FRIDAY, Jan. 13 (HealthDay News) -- Health care expenditure in the United States is still unevenly distributed, with 1 percent of the population accounting for approximately 20 percent of expenditure in 2008 and 2009, according to a January statistical brief published by the Agency for Healthcare Research and Quality (AHRQ).
Steven B. Cohen, Ph.D., and William Yu, from the AHRQ in Rockville, Md., reviewed data from the household component of the Medical Expenditure Panel Survey for 2008 and 2009 to estimate health care expenditures.
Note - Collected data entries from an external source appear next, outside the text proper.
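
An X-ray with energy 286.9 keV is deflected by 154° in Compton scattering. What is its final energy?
138.8622 keV

First convert energy to wavelength:
λ = hc/E, with hc ≈ 1239.842 keV·pm (i.e. 1239.842 eV·nm)

For E = 286.9 keV = 286900 eV:
λ = 1239.842 keV·pm / 286.9 keV
λ = 4.3215 pm

Calculate the Compton shift:
Δλ = λ_C(1 - cos(154°)) = 2.4263 × 1.8988
Δλ = 4.6071 pm

Final wavelength:
λ' = 4.3215 + 4.6071 = 8.9286 pm

Final energy:
E' = hc/λ' = 1239.842 / 8.9286 = 138.8622 keV

(Intermediate values are shown rounded; full precision is carried through to the final answer.)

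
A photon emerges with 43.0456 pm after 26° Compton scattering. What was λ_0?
42.8000 pm

From λ' = λ + Δλ, we have λ = λ' - Δλ

First calculate the Compton shift:
Δλ = λ_C(1 - cos θ)
Δλ = 2.4263 × (1 - cos(26°))
Δλ = 2.4263 × 0.1012
Δλ = 0.2456 pm

Initial wavelength:
λ = λ' - Δλ
λ = 43.0456 - 0.2456
λ = 42.8000 pm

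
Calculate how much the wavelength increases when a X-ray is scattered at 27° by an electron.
0.2645 pm

Using the Compton scattering formula:
Δλ = λ_C(1 - cos θ)

where λ_C = h/(m_e·c) ≈ 2.4263 pm is the Compton wavelength of an electron.

For θ = 27°:
cos(27°) = 0.8910
1 - cos(27°) = 0.1090

Δλ = 2.4263 × 0.1090
Δλ = 0.2645 pm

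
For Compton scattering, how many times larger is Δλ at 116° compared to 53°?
116° produces the larger shift by a factor of 3.612

Calculate both shifts using Δλ = λ_C(1 - cos θ):

For θ₁ = 53°:
Δλ₁ = 2.4263 × (1 - cos(53°))
Δλ₁ = 2.4263 × 0.3982
Δλ₁ = 0.9661 pm

For θ₂ = 116°:
Δλ₂ = 2.4263 × (1 - cos(116°))
Δλ₂ = 2.4263 × 1.4384
Δλ₂ = 3.4899 pm

The 116° angle produces the larger shift.
Ratio: 3.4899/0.9661 = 3.612

(Intermediate values are shown rounded; full precision is carried through to the final answer.)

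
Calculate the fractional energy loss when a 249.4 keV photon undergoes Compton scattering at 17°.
0.0209 (or 2.09%)

Calculate initial and final photon energies:

Initial: E₀ = 249.4 keV → λ₀ = 4.9713 pm
Compton shift: Δλ = 0.1060 pm
Final wavelength: λ' = 5.0773 pm
Final energy: E' = 244.1923 keV

Fractional energy loss:
(E₀ - E')/E₀ = (249.4000 - 244.1923)/249.4000
= 5.2077/249.4000
= 0.0209
= 2.09%

(Intermediate values are shown rounded; full precision is carried through to the final answer.)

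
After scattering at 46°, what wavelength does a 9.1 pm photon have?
9.8409 pm

Using the Compton scattering formula:
λ' = λ + Δλ = λ + λ_C(1 - cos θ)

Given:
- Initial wavelength λ = 9.1 pm
- Scattering angle θ = 46°
- Compton wavelength λ_C ≈ 2.4263 pm

Calculate the shift:
Δλ = 2.4263 × (1 - cos(46°))
Δλ = 2.4263 × 0.3053
Δλ = 0.7409 pm

Final wavelength:
λ' = 9.1 + 0.7409 = 9.8409 pm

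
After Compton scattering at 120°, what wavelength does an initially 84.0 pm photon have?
87.6395 pm

Using the Compton formula: λ' = λ + λ_C(1 − cos θ)

For θ = 120°, cos θ = -1/2 (exact) = -0.5000, so:
1 − cos 120° = 1 − (-1/2) = 1.5000

Δλ = λ_C × 1.5000 = 2.4263 × 1.5000 = 3.6395 pm

λ' = 84.0 + 3.6395 = 87.6395 pm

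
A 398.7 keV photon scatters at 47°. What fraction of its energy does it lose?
0.1988 (or 19.88%)

Calculate initial and final photon energies:

Initial: E₀ = 398.7 keV → λ₀ = 3.1097 pm
Compton shift: Δλ = 0.7716 pm
Final wavelength: λ' = 3.8813 pm
Final energy: E' = 319.4413 keV

Fractional energy loss:
(E₀ - E')/E₀ = (398.7000 - 319.4413)/398.7000
= 79.2587/398.7000
= 0.1988
= 19.88%

(Intermediate values are shown rounded; full precision is carried through to the final answer.)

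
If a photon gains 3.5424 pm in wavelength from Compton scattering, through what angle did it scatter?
117.39°

From the Compton formula Δλ = λ_C(1 - cos θ), we can solve for θ:

cos θ = 1 - Δλ/λ_C

Given:
- Δλ = 3.5424 pm
- λ_C = h/(m_e·c) ≈ 2.42631024 pm

cos θ = 1 - 3.5424/2.42631024
cos θ = 1 - 1.459995
cos θ = -0.459995

θ = arccos(-0.459995)
θ = 117.39°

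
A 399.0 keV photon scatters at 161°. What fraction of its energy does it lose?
0.6030 (or 60.30%)

Calculate initial and final photon energies:

Initial: E₀ = 399.0 keV → λ₀ = 3.1074 pm
Compton shift: Δλ = 4.7204 pm
Final wavelength: λ' = 7.8278 pm
Final energy: E' = 158.3895 keV

Fractional energy loss:
(E₀ - E')/E₀ = (399.0000 - 158.3895)/399.0000
= 240.6105/399.0000
= 0.6030
= 60.30%

(Intermediate values are shown rounded; full precision is carried through to the final answer.)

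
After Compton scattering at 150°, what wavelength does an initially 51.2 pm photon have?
55.7276 pm

Using the Compton formula: λ' = λ + λ_C(1 − cos θ)

For θ = 150°, cos θ = -√3/2 (exact) ≈ -0.8660, so:
1 − cos 150° = 1 − (-√3/2) ≈ 1.8660

Δλ = λ_C × 1.8660 = 2.4263 × 1.8660 = 4.5276 pm

λ' = 51.2 + 4.5276 = 55.7276 pm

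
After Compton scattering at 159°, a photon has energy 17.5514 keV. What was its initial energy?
18.8000 keV

Convert final energy to wavelength (hc ≈ 1239.842 keV·pm):
λ' = hc/E' = 1239.842 / 17.5514 = 70.6406 pm

Calculate the Compton shift:
Δλ = λ_C(1 - cos(159°))
Δλ = 2.4263 × (1 - cos(159°))
Δλ = 4.6915 pm

Initial wavelength:
λ = λ' - Δλ = 70.6406 - 4.6915 = 65.9492 pm

Initial energy:
E = hc/λ = 1239.842 / 65.9492 = 18.8000 keV

(Intermediate values are shown rounded; full precision is carried through to the final answer.)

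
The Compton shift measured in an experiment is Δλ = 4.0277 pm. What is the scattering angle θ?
131.30°

From the Compton formula Δλ = λ_C(1 - cos θ), we can solve for θ:

cos θ = 1 - Δλ/λ_C

Given:
- Δλ = 4.0277 pm
- λ_C = h/(m_e·c) ≈ 2.42631024 pm

cos θ = 1 - 4.0277/2.42631024
cos θ = 1 - 1.660010
cos θ = -0.660010

θ = arccos(-0.660010)
θ = 131.30°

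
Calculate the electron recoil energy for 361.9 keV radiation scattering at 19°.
13.4451 keV

By energy conservation: K_e = E_initial - E_final

First find the scattered photon energy:
Initial wavelength: λ = hc/E = 3.4259 pm
Compton shift: Δλ = λ_C(1 - cos(19°)) = 0.1322 pm
Final wavelength: λ' = 3.4259 + 0.1322 = 3.5581 pm
Final photon energy: E' = hc/λ' = 348.4549 keV

Electron kinetic energy:
K_e = E - E' = 361.9000 - 348.4549 = 13.4451 keV

(Intermediate values are shown rounded; full precision is carried through to the final answer.)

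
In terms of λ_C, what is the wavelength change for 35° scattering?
0.1808 λ_C

The Compton shift formula is:
Δλ = λ_C(1 - cos θ)

Dividing both sides by λ_C:
Δλ/λ_C = 1 - cos θ

For θ = 35°:
Δλ/λ_C = 1 - cos(35°)
Δλ/λ_C = 1 - 0.8192
Δλ/λ_C = 0.1808

This means the shift is 0.1808 × λ_C = 0.4388 pm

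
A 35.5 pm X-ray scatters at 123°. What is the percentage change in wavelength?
10.5571%

Calculate the Compton shift:
Δλ = λ_C(1 - cos(123°))
Δλ = 2.4263 × (1 - cos(123°))
Δλ = 2.4263 × 1.5446
Δλ = 3.7478 pm

Percentage change:
(Δλ/λ₀) × 100 = (3.7478/35.5) × 100
= 10.5571%

(Intermediate values are shown rounded; full precision is carried through to the final answer.)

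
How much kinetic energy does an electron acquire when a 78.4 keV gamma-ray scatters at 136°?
16.3644 keV

By energy conservation: K_e = E_initial - E_final

First find the scattered photon energy:
Initial wavelength: λ = hc/E = 15.8143 pm
Compton shift: Δλ = λ_C(1 - cos(136°)) = 4.1717 pm
Final wavelength: λ' = 15.8143 + 4.1717 = 19.9860 pm
Final photon energy: E' = hc/λ' = 62.0356 keV

Electron kinetic energy:
K_e = E - E' = 78.4000 - 62.0356 = 16.3644 keV

(Intermediate values are shown rounded; full precision is carried through to the final answer.)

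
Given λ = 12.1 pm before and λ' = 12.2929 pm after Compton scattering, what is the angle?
23.00°

First find the wavelength shift:
Δλ = λ' - λ = 12.2929 - 12.1 = 0.1929 pm

Using Δλ = λ_C(1 - cos θ), with λ_C = h/(m_e·c) ≈ 2.42631024 pm:
cos θ = 1 - Δλ/λ_C
cos θ = 1 - 0.1929/2.42631024
cos θ = 0.920497

θ = arccos(0.920497)
θ = 23.00°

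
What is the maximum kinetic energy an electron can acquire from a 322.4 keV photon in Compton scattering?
179.8613 keV

Maximum energy transfer occurs at θ = 180° (backscattering).

Initial photon: E₀ = 322.4 keV → λ₀ = 3.8457 pm

Maximum Compton shift (at 180°):
Δλ_max = 2λ_C = 2 × 2.4263 = 4.8526 pm

Final wavelength:
λ' = 3.8457 + 4.8526 = 8.6983 pm

Minimum photon energy (maximum energy to electron):
E'_min = hc/λ' = 142.5387 keV

Maximum electron kinetic energy:
K_max = E₀ - E'_min = 322.4000 - 142.5387 = 179.8613 keV

(Intermediate values are shown rounded; full precision is carried through to the final answer.)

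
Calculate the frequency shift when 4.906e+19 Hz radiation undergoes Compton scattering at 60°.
8.126e+18 Hz (decrease)

Convert frequency to wavelength (c = 299792458 m/s):
λ₀ = c/f₀ = 299792458/4.906e+19 = 6.1107309e-12 m = 6.1107 pm

Calculate Compton shift:
Δλ = λ_C(1 - cos(60°)) = 1.2132 pm

Final wavelength:
λ' = λ₀ + Δλ = 6.1107 + 1.2132 = 7.3239 pm

Final frequency:
f' = c/λ' = 299792458/7.3238860e-12 = 4.0933523e+19 Hz

Frequency shift (decrease):
Δf = f₀ - f' = 4.906e+19 - 4.0933523e+19 = 8.126e+18 Hz

(Intermediate values are shown rounded; full precision is carried through to the final answer.)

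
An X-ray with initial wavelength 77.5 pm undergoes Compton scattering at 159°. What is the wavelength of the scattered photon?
82.1915 pm

Using the Compton scattering formula:
λ' = λ + Δλ = λ + λ_C(1 - cos θ)

Given:
- Initial wavelength λ = 77.5 pm
- Scattering angle θ = 159°
- Compton wavelength λ_C ≈ 2.4263 pm

Calculate the shift:
Δλ = 2.4263 × (1 - cos(159°))
Δλ = 2.4263 × 1.9336
Δλ = 4.6915 pm

Final wavelength:
λ' = 77.5 + 4.6915 = 82.1915 pm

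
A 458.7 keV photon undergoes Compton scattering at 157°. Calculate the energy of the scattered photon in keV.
168.3953 keV

First convert energy to wavelength:
λ = hc/E, with hc ≈ 1239.842 keV·pm (i.e. 1239.842 eV·nm)

For E = 458.7 keV = 458700 eV:
λ = 1239.842 keV·pm / 458.7 keV
λ = 2.7029 pm

Calculate the Compton shift:
Δλ = λ_C(1 - cos(157°)) = 2.4263 × 1.9205
Δλ = 4.6597 pm

Final wavelength:
λ' = 2.7029 + 4.6597 = 7.3627 pm

Final energy:
E' = hc/λ' = 1239.842 / 7.3627 = 168.3953 keV

(Intermediate values are shown rounded; full precision is carried through to the final answer.)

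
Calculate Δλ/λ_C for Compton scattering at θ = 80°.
0.8264 λ_C

The Compton shift formula is:
Δλ = λ_C(1 - cos θ)

Dividing both sides by λ_C:
Δλ/λ_C = 1 - cos θ

For θ = 80°:
Δλ/λ_C = 1 - cos(80°)
Δλ/λ_C = 1 - 0.1736
Δλ/λ_C = 0.8264

This means the shift is 0.8264 × λ_C = 2.0050 pm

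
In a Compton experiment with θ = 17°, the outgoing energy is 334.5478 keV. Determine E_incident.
344.4001 keV

Convert final energy to wavelength (hc ≈ 1239.842 keV·pm):
λ' = hc/E' = 1239.842 / 334.5478 = 3.7060 pm

Calculate the Compton shift:
Δλ = λ_C(1 - cos(17°))
Δλ = 2.4263 × (1 - cos(17°))
Δλ = 0.1060 pm

Initial wavelength:
λ = λ' - Δλ = 3.7060 - 0.1060 = 3.6000 pm

Initial energy:
E = hc/λ = 1239.842 / 3.6000 = 344.4001 keV

(Intermediate values are shown rounded; full precision is carried through to the final answer.)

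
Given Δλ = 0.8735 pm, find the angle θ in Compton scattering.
50.21°

From the Compton formula Δλ = λ_C(1 - cos θ), we can solve for θ:

cos θ = 1 - Δλ/λ_C

Given:
- Δλ = 0.8735 pm
- λ_C = h/(m_e·c) ≈ 2.42631024 pm

cos θ = 1 - 0.8735/2.42631024
cos θ = 1 - 0.360012
cos θ = 0.639988

θ = arccos(0.639988)
θ = 50.21°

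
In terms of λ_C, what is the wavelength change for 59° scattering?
0.4850 λ_C

The Compton shift formula is:
Δλ = λ_C(1 - cos θ)

Dividing both sides by λ_C:
Δλ/λ_C = 1 - cos θ

For θ = 59°:
Δλ/λ_C = 1 - cos(59°)
Δλ/λ_C = 1 - 0.5150
Δλ/λ_C = 0.4850

This means the shift is 0.4850 × λ_C = 1.1767 pm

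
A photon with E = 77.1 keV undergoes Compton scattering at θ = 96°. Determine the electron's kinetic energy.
11.0135 keV

By energy conservation: K_e = E_initial - E_final

First find the scattered photon energy:
Initial wavelength: λ = hc/E = 16.0810 pm
Compton shift: Δλ = λ_C(1 - cos(96°)) = 2.6799 pm
Final wavelength: λ' = 16.0810 + 2.6799 = 18.7609 pm
Final photon energy: E' = hc/λ' = 66.0865 keV

Electron kinetic energy:
K_e = E - E' = 77.1000 - 66.0865 = 11.0135 keV

(Intermediate values are shown rounded; full precision is carried through to the final answer.)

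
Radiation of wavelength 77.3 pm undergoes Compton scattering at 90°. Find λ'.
79.7263 pm

Using the Compton formula: λ' = λ + λ_C(1 − cos θ)

For θ = 90°, cos θ = 0 (exact) = 0.0000, so:
1 − cos 90° = 1 − (0) = 1.0000

Δλ = λ_C × 1.0000 = 2.4263 × 1.0000 = 2.4263 pm

λ' = 77.3 + 2.4263 = 79.7263 pm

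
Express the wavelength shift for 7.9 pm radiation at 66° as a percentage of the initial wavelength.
18.2208%

Calculate the Compton shift:
Δλ = λ_C(1 - cos(66°))
Δλ = 2.4263 × (1 - cos(66°))
Δλ = 2.4263 × 0.5933
Δλ = 1.4394 pm

Percentage change:
(Δλ/λ₀) × 100 = (1.4394/7.9) × 100
= 18.2208%

(Intermediate values are shown rounded; full precision is carried through to the final answer.)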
The investigators found that, in 2008 and 2009, 1 percent of the population accounted for 20.2 and 21.8 percent of total health care expenditures, respectively. For individuals younger than 65 years, 15.5 percent were uninsured for all of 2009, including 25.9 percent of spenders in the bottom half for both 2008 and 2009 and 3.6 percent of those in the top decile of spenders in both 2008 and 2009. Those in the top decile of health care spenders were more likely to be in poor or fair health, elderly, female, non-Hispanic white, and to have public-only coverage, compared with the general population. Those who remained in the bottom half of spenders were more likely to have excellent health status and be children and young adults, male, Hispanic, and uninsured.
"Studies that examine the persistence of high levels of expenditures over time are essential to help discern the factors most likely to drive health care spending and the characteristics of the individuals who incur them," the authors write.